Kondisi tersebut, dinilai tidak sejalan dengan upaya pemerintah, Kabupaten Trenggalek, untuk menciptakan sumber daya manusia (SDM) unggul.
“Maka dari itu dalam setiap kesempatan Pemerintah Kabupaten Trenggalek selalu mengkampanyekan stop perkawinan anak,” imbuh istri Bupati Trenggalek ini.
Masih kata dia, bila ingin menciptakan generasi berkualitas, haruslah seluruh pihak saling bantu mencegah terjadinya pernikahan anak.
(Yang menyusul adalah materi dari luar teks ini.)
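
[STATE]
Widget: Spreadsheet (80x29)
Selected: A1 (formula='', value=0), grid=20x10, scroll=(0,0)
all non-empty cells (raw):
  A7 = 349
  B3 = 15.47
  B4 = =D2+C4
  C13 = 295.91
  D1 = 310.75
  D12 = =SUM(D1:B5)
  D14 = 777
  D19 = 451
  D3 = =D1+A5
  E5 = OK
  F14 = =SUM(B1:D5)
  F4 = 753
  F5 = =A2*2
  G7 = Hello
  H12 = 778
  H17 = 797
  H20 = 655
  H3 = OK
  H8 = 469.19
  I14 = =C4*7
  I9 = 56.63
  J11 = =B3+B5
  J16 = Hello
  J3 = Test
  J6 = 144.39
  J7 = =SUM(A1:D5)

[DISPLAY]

A1:                                                                             
       A       B       C       D       E       F       G       H       I       J
--------------------------------------------------------------------------------
  1      [0]       0       0  310.75       0       0       0       0       0    
  2        0       0       0       0       0       0       0       0       0    
  3        0   15.47       0  310.75       0       0       0OK             0Test
  4        0       0       0       0       0     753       0       0       0    
  5        0       0       0       0OK             0       0       0       0    
  6        0       0       0       0       0       0       0       0       0  14
  7      349       0       0       0       0       0Hello          0       0  63
  8        0       0       0       0       0       0       0  469.19       0    
  9        0       0       0       0       0       0       0       0   56.63    
 10        0       0       0       0       0       0       0       0       0    
 11        0       0       0       0       0       0       0       0       0   1
 12        0       0       0  636.97       0       0       0     778       0    
 13        0       0  295.91       0       0       0       0       0       0    
 14        0       0       0     777       0  636.97       0       0       0    
 15        0       0       0       0       0       0       0       0       0    
 16        0       0       0       0       0       0       0       0       0Hell
 17        0       0       0       0       0       0       0     797       0    
 18        0       0       0       0       0       0       0       0       0    
 19        0       0       0     451       0       0       0       0       0    
 20        0       0       0       0       0       0       0     655       0    
                                                                                
                                                                                
                                                                                
                                                                                
                                                                                
                                                                                


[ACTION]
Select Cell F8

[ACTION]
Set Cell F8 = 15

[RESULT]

F8: 15                                                                          
       A       B       C       D       E       F       G       H       I       J
--------------------------------------------------------------------------------
  1        0       0       0  310.75       0       0       0       0       0    
  2        0       0       0       0       0       0       0       0       0    
  3        0   15.47       0  310.75       0       0       0OK             0Test
  4        0       0       0       0       0     753       0       0       0    
  5        0       0       0       0OK             0       0       0       0    
  6        0       0       0       0       0       0       0       0       0  14
  7      349       0       0       0       0       0Hello          0       0  63
  8        0       0       0       0       0    [15]       0  469.19       0    
  9        0       0       0       0       0       0       0       0   56.63    
 10        0       0       0       0       0       0       0       0       0    
 11        0       0       0       0       0       0       0       0       0   1
 12        0       0       0  636.97       0       0       0     778       0    
 13        0       0  295.91       0       0       0       0       0       0    
 14        0       0       0     777       0  636.97       0       0       0    
 15        0       0       0       0       0       0       0       0       0    
 16        0       0       0       0       0       0       0       0       0Hell
 17        0       0       0       0       0       0       0     797       0    
 18        0       0       0       0       0       0       0       0       0    
 19        0       0       0     451       0       0       0       0       0    
 20        0       0       0       0       0       0       0     655       0    
                                                                                
                                                                                
                                                                                
                                                                                
                                                                                
                                                                                


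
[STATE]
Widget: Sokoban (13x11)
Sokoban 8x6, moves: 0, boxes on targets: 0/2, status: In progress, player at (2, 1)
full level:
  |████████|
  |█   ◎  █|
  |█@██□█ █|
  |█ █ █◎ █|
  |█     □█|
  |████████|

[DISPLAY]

████████     
█   ◎  █     
█@██□█ █     
█ █ █◎ █     
█     □█     
████████     
Moves: 0  0/2
             
             
             
             


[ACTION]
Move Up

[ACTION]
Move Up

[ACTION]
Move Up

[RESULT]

████████     
█@  ◎  █     
█ ██□█ █     
█ █ █◎ █     
█     □█     
████████     
Moves: 1  0/2
             
             
             
             


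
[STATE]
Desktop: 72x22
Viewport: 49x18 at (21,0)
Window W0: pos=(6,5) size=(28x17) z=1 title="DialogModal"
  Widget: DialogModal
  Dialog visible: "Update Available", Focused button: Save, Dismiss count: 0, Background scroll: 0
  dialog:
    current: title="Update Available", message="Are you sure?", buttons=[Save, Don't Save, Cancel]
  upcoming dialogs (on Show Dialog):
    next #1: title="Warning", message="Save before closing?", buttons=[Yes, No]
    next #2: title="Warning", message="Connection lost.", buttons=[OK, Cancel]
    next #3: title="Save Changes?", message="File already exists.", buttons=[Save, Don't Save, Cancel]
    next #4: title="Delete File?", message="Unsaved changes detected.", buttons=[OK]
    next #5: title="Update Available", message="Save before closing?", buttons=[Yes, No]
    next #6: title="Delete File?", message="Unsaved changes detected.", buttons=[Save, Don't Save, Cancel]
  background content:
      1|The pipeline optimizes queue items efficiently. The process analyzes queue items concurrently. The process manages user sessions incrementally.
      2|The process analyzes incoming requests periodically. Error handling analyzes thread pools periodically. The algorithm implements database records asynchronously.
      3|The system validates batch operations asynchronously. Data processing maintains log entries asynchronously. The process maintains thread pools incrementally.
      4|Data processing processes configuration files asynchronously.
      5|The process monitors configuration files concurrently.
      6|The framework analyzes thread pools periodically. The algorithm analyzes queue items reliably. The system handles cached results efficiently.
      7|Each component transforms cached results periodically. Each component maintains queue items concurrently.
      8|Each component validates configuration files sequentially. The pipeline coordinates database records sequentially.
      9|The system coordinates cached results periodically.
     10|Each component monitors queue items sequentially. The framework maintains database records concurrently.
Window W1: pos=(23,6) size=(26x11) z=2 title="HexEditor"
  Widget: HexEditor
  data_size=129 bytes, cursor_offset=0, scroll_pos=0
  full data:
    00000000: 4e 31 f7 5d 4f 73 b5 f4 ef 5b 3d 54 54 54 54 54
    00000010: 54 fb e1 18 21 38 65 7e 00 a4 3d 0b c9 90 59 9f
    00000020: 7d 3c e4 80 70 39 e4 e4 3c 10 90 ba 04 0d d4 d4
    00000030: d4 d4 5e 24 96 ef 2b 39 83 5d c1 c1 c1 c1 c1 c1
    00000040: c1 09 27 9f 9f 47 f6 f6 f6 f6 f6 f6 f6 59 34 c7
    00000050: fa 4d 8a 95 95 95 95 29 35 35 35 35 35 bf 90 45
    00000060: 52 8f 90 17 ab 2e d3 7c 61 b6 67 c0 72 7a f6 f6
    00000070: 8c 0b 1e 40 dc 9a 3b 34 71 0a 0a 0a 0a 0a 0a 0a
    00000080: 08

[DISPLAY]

                                                 
                                                 
                                                 
                                                 
                                                 
━━━━━━━━━━━━┓                                    
  ┏━━━━━━━━━━━━━━━━━━━━━━━━┓                     
──┃ HexEditor              ┃                     
pt┠────────────────────────┨                     
al┃00000000  4E 31 f7 5d 4f┃                     
id┃00000010  54 fb e1 18 21┃                     
g ┃00000020  7d 3c e4 80 70┃                     
──┃00000030  d4 d4 5e 24 96┃                     
ai┃00000040  c1 09 27 9f 9f┃                     
su┃00000050  fa 4d 8a 95 95┃                     
't┃00000060  52 8f 90 17 ab┃                     
──┗━━━━━━━━━━━━━━━━━━━━━━━━┛                     
 monitors qu┃                                    


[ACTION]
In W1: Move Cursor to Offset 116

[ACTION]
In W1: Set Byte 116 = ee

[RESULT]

                                                 
                                                 
                                                 
                                                 
                                                 
━━━━━━━━━━━━┓                                    
  ┏━━━━━━━━━━━━━━━━━━━━━━━━┓                     
──┃ HexEditor              ┃                     
pt┠────────────────────────┨                     
al┃00000000  4e 31 f7 5d 4f┃                     
id┃00000010  54 fb e1 18 21┃                     
g ┃00000020  7d 3c e4 80 70┃                     
──┃00000030  d4 d4 5e 24 96┃                     
ai┃00000040  c1 09 27 9f 9f┃                     
su┃00000050  fa 4d 8a 95 95┃                     
't┃00000060  52 8f 90 17 ab┃                     
──┗━━━━━━━━━━━━━━━━━━━━━━━━┛                     
 monitors qu┃                                    


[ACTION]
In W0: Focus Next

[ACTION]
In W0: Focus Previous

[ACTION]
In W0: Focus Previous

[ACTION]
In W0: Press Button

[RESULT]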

Sehingga, “kalau kita benar-benar ingin menciptkan itu (SDM unggul) mari kampanyekan stop pernikahan usia anak. Ini kan sama halnya dengan menembak semua sasaran pembangunan kita,” tandas dia.
Guna mewujudkan itu, Ketua TP PKK Trenggalek ini menyebut bahwa sejumlah langkah telah dilakukan Pemkab Trenggalek. Diantaranya, meluncurkan program ‘Desa Nol Perkawinan Anak’ dengan menggandeng UNICEF hingga gerakan orang tua asuh. Pun begitu, usaha itu tidak akan berhasil maksimal pastinya tanpa dukungan seluruh elemen masyarakat.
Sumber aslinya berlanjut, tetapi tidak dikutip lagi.